As Mr. Dunn explains, golf’s growth explosion over the last generation is the result of democratization of the sport. Tiger Woods and hard-knocks guys like Lee Trevino made the game accessible. Mr. Dunn points out that most players today never learned about proper behavior on the course. In the old days, golf was the province of rich, white country-clubbers who understood how to keep the game moving, and they taught the next generation.

Then, too, the example of pro golfers is not necessarily helpful. But they are working, and we are playing. Tiger and Phil may take two minutes to assess a putt because a shot can be worth hundreds of thousands of dollars. Messing around on the green, leaving clubs, leaving our golf cart a five-iron away, no awareness of a seething foursome behind us, are dubious rewards for recreational golfers, Mr. Dunn points out.

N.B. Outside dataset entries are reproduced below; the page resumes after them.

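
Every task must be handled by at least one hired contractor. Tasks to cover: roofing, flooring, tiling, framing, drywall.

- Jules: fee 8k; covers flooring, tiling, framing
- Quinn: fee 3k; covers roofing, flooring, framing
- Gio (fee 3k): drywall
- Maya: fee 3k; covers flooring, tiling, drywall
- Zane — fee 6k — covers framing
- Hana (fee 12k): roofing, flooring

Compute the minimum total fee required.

6

This is a weighted set-cover instance.
Choose Quinn and Maya: together they cover roofing, flooring, tiling, framing, drywall — every task.
Total fee: 3 + 3 = 6.
No cover costs less than 6.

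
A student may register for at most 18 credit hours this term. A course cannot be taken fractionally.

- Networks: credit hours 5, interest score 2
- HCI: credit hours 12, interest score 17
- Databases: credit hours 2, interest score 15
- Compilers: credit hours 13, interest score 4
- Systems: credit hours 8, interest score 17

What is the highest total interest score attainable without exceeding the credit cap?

This is an integer program with binary decision variables.
Databases + Systems: credit hours 2 + 8 = 10 ≤ 18, interest score 15 + 17 = 32.
Networks + Databases + Systems: credit hours 5 + 2 + 8 = 15 ≤ 18, interest score 2 + 15 + 17 = 34.
HCI + Databases: credit hours 12 + 2 = 14 ≤ 18, interest score 17 + 15 = 32.
Best is Networks, Databases, and Systems with total interest score 34.

34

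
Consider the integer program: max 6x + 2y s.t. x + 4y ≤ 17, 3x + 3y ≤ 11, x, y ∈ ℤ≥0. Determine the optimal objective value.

The continuous relaxation peaks at (3.67, 0) with value 22.00; rounding to a feasible lattice point costs some objective.
(x,y)=(3,0): 1·3+4·0=3≤17, 3·3+3·0=9≤11, objective 18.
(x,y)=(2,1): 1·2+4·1=6≤17, 3·2+3·1=9≤11, objective 14.
(x,y)=(2,0): 1·2+4·0=2≤17, 3·2+3·0=6≤11, objective 12.
Maximum is 18 at (x,y)=(3,0).

18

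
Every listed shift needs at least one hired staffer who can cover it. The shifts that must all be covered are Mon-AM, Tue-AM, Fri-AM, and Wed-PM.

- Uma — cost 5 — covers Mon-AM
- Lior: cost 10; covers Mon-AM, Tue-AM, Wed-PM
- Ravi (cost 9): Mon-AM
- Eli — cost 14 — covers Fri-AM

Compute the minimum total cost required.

24

Choose Lior and Eli: together they cover Mon-AM, Tue-AM, Fri-AM, Wed-PM — every shift.
Total cost: 10 + 14 = 24.
No cover costs less than 24.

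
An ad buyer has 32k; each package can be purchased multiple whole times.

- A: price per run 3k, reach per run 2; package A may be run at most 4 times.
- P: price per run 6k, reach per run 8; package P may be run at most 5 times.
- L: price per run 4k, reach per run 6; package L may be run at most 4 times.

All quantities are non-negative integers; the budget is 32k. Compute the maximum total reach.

44

L has the best ratio (6/4); taking only L gives at most 4×6 = 24 (stopped by the supply cap of 4).
Mixing does better — 4×P and 2×L: price 32 ≤ 32, reach 4·8 + 2·6 = 44.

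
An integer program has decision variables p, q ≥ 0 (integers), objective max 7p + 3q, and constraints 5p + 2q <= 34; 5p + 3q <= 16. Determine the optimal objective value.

21

(p,q)=(3,0) is feasible, giving 21.
(p,q)=(2,1) is feasible, giving 17.
The best lattice point is (3,0), giving 21.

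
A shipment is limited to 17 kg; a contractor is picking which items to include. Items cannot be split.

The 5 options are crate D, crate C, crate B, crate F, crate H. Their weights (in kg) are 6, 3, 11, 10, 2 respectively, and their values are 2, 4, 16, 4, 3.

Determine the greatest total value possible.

Treat it as a binary knapsack problem.
crate C + crate B: weight 3 + 11 = 14 ≤ 17, value 4 + 16 = 20.
crate B + crate H: weight 11 + 2 = 13 ≤ 17, value 16 + 3 = 19.
crate C + crate B + crate H: weight 3 + 11 + 2 = 16 ≤ 17, value 4 + 16 + 3 = 23.
Best is crate C, crate B, and crate H with total value 23.

23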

It seems counter-intuitive to think that 72 players (18 foursomes at a time) on a 200-acre piece of land would get into each other’s way, but, boy, do we.

Mr. Dunn is an architect and builder from Washington, D.C., who owns the Tisbury Marketplace. He brings the precision and clarity of his work to assessment of good golf management with articulate summaries of the problem and the solutions divided into 11 chapters. Time management is the key to helping your foursome keep up the pace.

His normal foursome completes a round in just under four hours, with no delays in front of them, and is not rushed when playing. That’s because they take 20 seconds for a shot, bring the right club for the ball position and situation, and work as a team, he says.

Noting the average golfer takes about 90 shots a round, a foursome that takes 30 seconds a shot will consume an additional hour to complete a round. Stuff like that is helpful and his strategies, from golf cart management to realistic rule adherence, are entirely workable.

Mr. Dunn gives high marks to Farm Neck in Oak Bluffs for its decision to enforce a four-hour play rule and course rangers Tim Sweet and Glen Field get kudos in the book. Course rangers are the people tasked with telling paying customers to pick up the pace, no easy job given the egos that show up on the Island.

This is a book that all golfers should have. And if it does well, maybe Mr. Dunn would consider writing a guide to more efficient grocery shopping?